The plan the Senate passed over the weekend directed committees in that chamber to find about $4 billion in spending cuts over a decade. That is a fraction of the $2 trillion in spending cuts that were approved by the House, and conservatives there feared that if they agreed to the Senate’s measure, they would ultimately be forced to accept far smaller spending cuts than they want.
In the end, even though the skeptics had complained that the resolution violated their core principles, they were loath to cross Trump and set back his top legislative priority just months after their party won a governing trifecta. A defeat would have dealt party leaders a significant rebuke and sent them back to the drawing board to find another way to push through their fiscal plan.
“There was a lot of concern about the length of time that would add,” Rep. Lloyd Smucker, R-Pa., said about changing the resolution. “The speaker has been saying that it is critical that we move forward now to meet his deadline, and all of our deadline, on passing the final reconciliation bill.”
The holdouts relented despite having failed to force any modifications to the measure. They agreed to support it after Johnson and Sen. John Thune, R-S.D., the majority leader, said it was his conference’s “ambition” to find at least $1.5 trillion in cuts.
It was the latest instance of House Republicans caving to Trump on a critical issue. But in the days before the vote, normally reliable Trump allies displayed a remarkable degree of resistance to passing a measure that would allow their party to get started on his agenda. After a meeting Trump hosted at the White House on Tuesday failed to flip a critical number of holdouts, he began stepping up the public pressure on Republicans to back the blueprint.
“Close your eyes and get there; it’s a phenomenal bill,” Trump told lawmakers Tuesday night at a fundraising dinner in Washington. “Stop grandstanding.”
To move along the reconciliation process, which Republicans plan to use to push their budget and tax legislation through Congress strictly along party lines, the House and the Senate must adopt the same budget resolution.
But in addition to demanding more spending cuts than the Senate approved, conservatives in the House also were deeply skeptical of the Senate’s insistence that extending the tax cuts that Trump signed into law in 2017 would cost nothing, because doing so maintains the status quo. Senate Republicans adopted that approach so they could extend the tax cuts indefinitely without appearing to balloon the deficit.
The holdouts said they were reassured after receiving the pledge from Thune and Senate Republicans that their chamber would produce deeper spending cuts than those laid out in the text of the resolution.

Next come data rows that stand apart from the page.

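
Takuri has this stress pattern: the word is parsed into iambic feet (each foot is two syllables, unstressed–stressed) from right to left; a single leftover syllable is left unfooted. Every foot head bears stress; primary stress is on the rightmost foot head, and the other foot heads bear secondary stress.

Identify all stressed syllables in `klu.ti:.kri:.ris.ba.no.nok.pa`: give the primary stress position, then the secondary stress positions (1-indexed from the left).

Parse right to left into iambic (σˈσ) feet: (klu.ˈti:) (kri:.ˈris) (ba.ˈno) (nok.ˈpa).
Foot heads (stressed positions): 2, 4, 6, 8.
End Rule Rightmost: primary stress on the rightmost head = syllable 8.
Secondary stress on 2, 4, 6: klu.ˌti:.kri:.ˌris.ba.ˌno.nok.ˈpa.

primary 8, secondary 2, 4, 6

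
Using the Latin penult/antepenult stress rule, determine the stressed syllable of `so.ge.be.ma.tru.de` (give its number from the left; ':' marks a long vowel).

Classical Latin: stress the penult if heavy (long vowel or closed), else the antepenult.
Weights: 4 ma L, 5 tru L, 6 de L.
The penult (syllable 5, tru) is light, so stress falls on the antepenult (syllable 4, ma).
Stress on syllable 4: so.ge.be.ˈma.tru.de.

4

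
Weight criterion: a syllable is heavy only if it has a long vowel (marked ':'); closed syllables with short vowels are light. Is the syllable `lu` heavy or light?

`lu`: short vowel, open (no coda). Short vowel → light.

light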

Rep. Chip Roy, R-Texas, said in a lengthy statement that he had “reluctantly voted” for the measure only after receiving promises from Trump and party leaders that their budget legislation would include deep cuts to federal entitlement programs, including “a minimum of $1 trillion in real reductions in mandatory spending.” He said Trump had committed to “fully repeal” President Joe Biden’s Inflation Reduction Act as part of the plan, and to implement reforms to Medicaid “addressing eligibility, waste, fraud, abuse and the disastrous money laundering schemes pervasive in the program.”
Roy also said Johnson had “made a specific commitment to guarantee the House framework tying tax cuts to spending cuts.”